Organizations have for some time used conditions of employment as an end user control in their GRC (Governance, Risk and Compliance) process to address Cyber and Data Security. For many, this is a ‘get out of jail free’ card for disowning the actions of users who may click on the wrong email, inadvertently send documents to the wrong recipient, visit the wrong website or expose data through the loss of a device. These types of user controls have been the cause of more than a few disciplinary proceedings for unwitting employee’s as well as outright dismissals. But how reasonable is it to place responsibility on end users in this way?
Any company that suffered a burglary due to a faulty lock that they had been informed about by the vendor and was public knowledge could not possibly expect to blame their personnel who in good faith used said lock in the exercising of their duties. But that is often exactly what is happening across corporate digital surface areas. Faulty locks are abound, email and web browsers represent the two biggest open doors, both of which are likely classed as critical business systems despite there role as the principle attack vectors for hackers and proven track record as ‘broken locks’. But it extends beyond such obvious tools and goes to the heart of how attacks through email and browsers get a foothold on the underlying operating systems. Organisations are:
- NOT deploying vendor supplied patches to their software despite these being publicly distributed often FREE. A plane is quiet rightly grounded, and products like cars are similarly recalled is there are any identified safety or security issues.

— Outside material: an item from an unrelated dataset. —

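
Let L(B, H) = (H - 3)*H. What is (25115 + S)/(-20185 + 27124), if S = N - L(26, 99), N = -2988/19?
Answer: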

- Persist in using out of date software and operating systems that are out of vendor support. To continue the flight analogy, would you fly in a plane that had been rated not fit to fly, even if it could? It would be one thing if companies exercised their right on the above if they ensured these systems were prevented from connecting to a network, especially accessible from a public network. The stark reality is that they are and even when clearly and publicly a risk, they do not suspend such use, but allow their users to drive compromised systems.As for the argument that software systems are not analogous to places or cars, well think again. Software is the interface onto critical infrastructure as well as the gatekeepers to personal private data. Furthermore software in itself is inherently flawed!
Vendors have a logical duty of care to their brand, shareholders and most of all their end user audience to supply security patches and secuirty critical upgrades FREE for current supported versions of their products. This should be an industry self regulated best practice, but sadly is not. Often organizations are blackmailed into expensive support and maintenance contracts to fund the software vendor’s own failures in their code. I am not talking about new features of functionality, just security flaws, afterall every 1,000 lines of software code contains numerous bugs; quoting from the book ‘Code Complete: A Practical Handbook of Software Construction, Second Edition 2nd Edition’. Cloud Computing has started to erode this practice as Software as a Service (SaaS) places the maintenance burden firmly on the vendor.
Adoption of SaaS based Cloud Computing solutions is a viable way to mitigate this exposure. That is IF you do your vendor checks and don’t end up jumping from out of the frying pan into the fire. Not all SaaS solutions are as robust and secure as they make out to be and Cloud Computing is no silver bullet but correctly vetted can inject a weclomed step change in an organisations IT Secuirty.